Sorry, there are many wild guesses about the VAT-system or the conditions for a scopemonth-winner in Germany.
Is there really no one else then me, who had learned it at school?
BTW: I had to deal with customs for years on a daily base.
To the winner in Germany:
You will have to sign a form from Keysight. Reason of this form:
- Assuring that you are a winner in legal kind. (minimum 18 years old, resident in a eligible country and so on).
- Permission for the public use of your name.
- Notes about the responsibility for taxes and duties. Remenber: This form has to fit for all countries!
Therefor there is written: "[...] responsive for local taxes and duties, if any. [...]".
The magic words: "local" and "if any".
- Further: You have to fill a form (W8BEN or so) for the US department of treasury.
Important: They have to know, that you are not a citizen of the US.
All this is needed from KS because legal and taxation laws.
What´s then going on?
- Keysight sends a new unit from malaysia to your chosen distributor. (It must not be KS Germany. It doesn´t really matter which distributor is used.)
- The distributor pays the VAT at the time of the import, BUT he gets the payed VAT back. Official text:
"However, as far as imports are concerned, VAT must be paid at the moment the goods are imported so they are immediately placed on the same footing as equivalent goods produced in the Community. Taxable people registered for VAT will be allowed to deduct this VAT in their next VAT return."
- There are no duties on oscilloscopes, only one exception: CRT-scopes.
- Further possible taxes (depending of the country): lottery tax, income tax. Both is not the case in Germany.
Also: You get your scope for zero/ null/ nothing/ niente! No US-taxes, no malaysian taxes, no german taxes or duties.
What you want more???
You have only to fill the forms and to wait some days. (They build their scopes in malaysia and need some time for the shipping, you know?)
That´s a quite paradox situation: A winner in the US, winning a scope from an US-company, has worse conditions as a winner in the EU. He has to pay income tax.
A complete different case is the winning of Dave´s dumpster found scopes.

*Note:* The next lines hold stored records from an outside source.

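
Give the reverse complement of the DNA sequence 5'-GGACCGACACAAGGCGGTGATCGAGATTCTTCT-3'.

Reading the sequence 3'→5' and pairing each base (A↔T, G↔C) gives the reverse complement directly.

5'-AGAAGAATCTCGATCACCGCCTTGTGTCGGTCC-3'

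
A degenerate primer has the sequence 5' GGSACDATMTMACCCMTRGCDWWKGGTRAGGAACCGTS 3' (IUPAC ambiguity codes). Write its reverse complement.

Standard pairs A↔T, G↔C; ambiguity codes pair R↔Y, M↔K, W↔W, S↔S, D↔H. Complement (CCSTGHTAKAKTGGGKAYCGHWWMCCAYTCCTTGGCAS), then reverse for 5'→3'.

5'-SACGGTTCCTYACCMWWHGCYAKGGGTKAKATHGTSCC-3'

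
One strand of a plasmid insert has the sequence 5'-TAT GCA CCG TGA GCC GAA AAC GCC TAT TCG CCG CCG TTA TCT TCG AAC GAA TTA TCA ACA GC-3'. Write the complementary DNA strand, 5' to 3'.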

If you are a private person, then there is VAT to pay at the import. Depending of the declared value. Usually together with the handling fees from e.g. FED EX.
Example: Dave declares the value of the "used" scope as 1000 US$. And pays 100 US$ for shipping.
He doesn´t send it to a distributor, he send it direct to you. So, you are the importer.
You have to pay the VAT (e.g. 19%) for the value and the shipping.
In this case: (1000 + 100) * 19% = 209 US$ [the equivalent Euros, of course]
Fed Ex sues you with their fees, too: Additional 25 €. That´s it. Done.
Lowering the declared value lowers the taxes, but the value must be reasonable.
Otherwise will the value estimated from the costums...
And: The declared value ist important for the insurance.
Assuming the worst case: The scope will be lost on the way. Sad... But:
The money from the insurance (+ the money, dedicated for the VAT) allows you to buy a scope, allways.
But, that is not relevant for Germany anymore since Dave made his decision to rule Germany out.
(Probably based on the weird behavior of our new german hero: Sebastian W.)
I´m firmly confident: It´s quite fair to penalize a whole country for one guy, for sure...
Lesson learned: In an international forum are some countries more international than others.